GSA Connects 2023 Meeting in Pittsburgh, Pennsylvania

Paper No. 16-1
Presentation Time: 8:05 AM

THE DIGITAL DATA REVOLUTION IN PALEONTOLOGY: OPPORTUNITIES AND CHALLENGES AMID AN EMBARRASSMENT OF RICHES


HENDY, Austin and HOOK, Juliet, Natural History Museum of Los Angeles County, 900 Exposition Blvd, Los Angeles, CA 90007

The digital revolution has greatly improved the digital preservation and availability of paleontological data, first from literature sources, and more recently from museum collections. While preservation and accessibility are critical milestones in collection stewardship, research utility and ease of public consumption are important to furthering the broader impacts of paleontological data. Using the literature-derived Paleobiology Database (PBDB), and the biodiversity aggregators Global Biodiversity Information Facility (GBIF) and Integrated Digitized Biocollections (iDigBio), we evaluate how well these datasets represent the Phanerozoic fossil record of North America. In particular we assess the quality and research readiness of readily downloadable datasets, strengths, gaps, and biases in geographic, stratigraphic, and taxonomic data, and historic trends in collecting, publishing, and digitization activity. In addition, we use case studies of the late Cretaceous Eastern Pacific and Western Interior Seaway regions, and the Cenozoic of the Eastern Pacific to evaluate completeness, accuracy, and quality of occurrence, locality, and taxonomic data, and the potential and limitations of contextual data.

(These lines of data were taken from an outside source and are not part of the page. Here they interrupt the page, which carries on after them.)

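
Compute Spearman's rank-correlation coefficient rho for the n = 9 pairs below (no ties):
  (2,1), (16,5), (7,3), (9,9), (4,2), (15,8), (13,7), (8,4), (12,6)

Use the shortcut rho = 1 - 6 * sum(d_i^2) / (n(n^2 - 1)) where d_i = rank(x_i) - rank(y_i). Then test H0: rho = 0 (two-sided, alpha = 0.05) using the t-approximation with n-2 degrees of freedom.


Step 1: Rank x and y separately (midranks; no ties here).
rank(x): 2->1, 16->9, 7->3, 9->5, 4->2, 15->8, 13->7, 8->4, 12->6
rank(y): 1->1, 5->5, 3->3, 9->9, 2->2, 8->8, 7->7, 4->4, 6->6
Step 2: d_i = R_x(i) - R_y(i); compute d_i^2.
  (1-1)^2=0, (9-5)^2=16, (3-3)^2=0, (5-9)^2=16, (2-2)^2=0, (8-8)^2=0, (7-7)^2=0, (4-4)^2=0, (6-6)^2=0
sum(d^2) = 32.
Step 3: rho = 1 - 6*32 / (9*(9^2 - 1)) = 1 - 192/720 = 0.733333.
Step 4: Under H0, t = rho * sqrt((n-2)/(1-rho^2)) = 2.8538 ~ t(7).
Step 5: Two-sided p-value from the t-distribution with 7 df = 0.024554.
Step 6: alpha = 0.05. reject H0.

rho = 0.7333, p = 0.024554, reject H0 at alpha = 0.05.


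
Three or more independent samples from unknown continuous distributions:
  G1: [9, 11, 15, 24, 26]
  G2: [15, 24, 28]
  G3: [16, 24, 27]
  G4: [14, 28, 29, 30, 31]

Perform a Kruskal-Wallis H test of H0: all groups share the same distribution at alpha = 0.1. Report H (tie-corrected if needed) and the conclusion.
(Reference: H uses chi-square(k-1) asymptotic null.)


Step 1: Combine all N = 16 observations and assign midranks.
sorted (value, group, rank): (9,G1,1), (11,G1,2), (14,G4,3), (15,G1,4.5), (15,G2,4.5), (16,G3,6), (24,G1,8), (24,G2,8), (24,G3,8), (26,G1,10), (27,G3,11), (28,G2,12.5), (28,G4,12.5), (29,G4,14), (30,G4,15), (31,G4,16)
Step 2: Sum ranks within each group.
R_1 = 25.5 (n_1 = 5)
R_2 = 25 (n_2 = 3)
R_3 = 25 (n_3 = 3)
R_4 = 60.5 (n_4 = 5)
Step 3: H = 12/(N(N+1)) * sum(R_i^2/n_i) - 3(N+1)
     = 12/(16*17) * (25.5^2/5 + 25^2/3 + 25^2/3 + 60.5^2/5) - 3*17
     = 0.044118 * 1278.77 - 51
     = 5.416176.
Step 4: Ties present; correction factor C = 1 - 36/(16^3 - 16) = 0.991176. Corrected H = 5.416176 / 0.991176 = 5.464392.
Step 5: Under H0, H ~ chi^2(3); p-value = 0.140784.
Step 6: alpha = 0.1. fail to reject H0.

H = 5.4644, df = 3, p = 0.140784, fail to reject H0.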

In general iDigBio and GBIF datasets are richer in species occurrences and distinct localities than those of the PBDB. However age and lithostratigraphic data are poorly reported to biodiversity aggregators, greatly limiting their research utility. While the majority of records in both datasets are identified to species level resolution, this percentage is greater in the PBDB. Both types of portal reveal distinct patterns of taxonomic composition, reflecting the biases of museum collected/digitization activities and the interests of publishing scientists and PBDB enterers.

Large-scale digitization of museum collections has significantly increased the accessibility and discoverability of biodiversity data through enhanced data exploration and visualization experiences, and the benefit of formalised vocabulary standards. Nevertheless, variable data quality, lack of taxonomic and stratigraphic resolution, and the significant effort required to clean, standardize and transform digitized collections present challenges to downstream users looking to activate these data.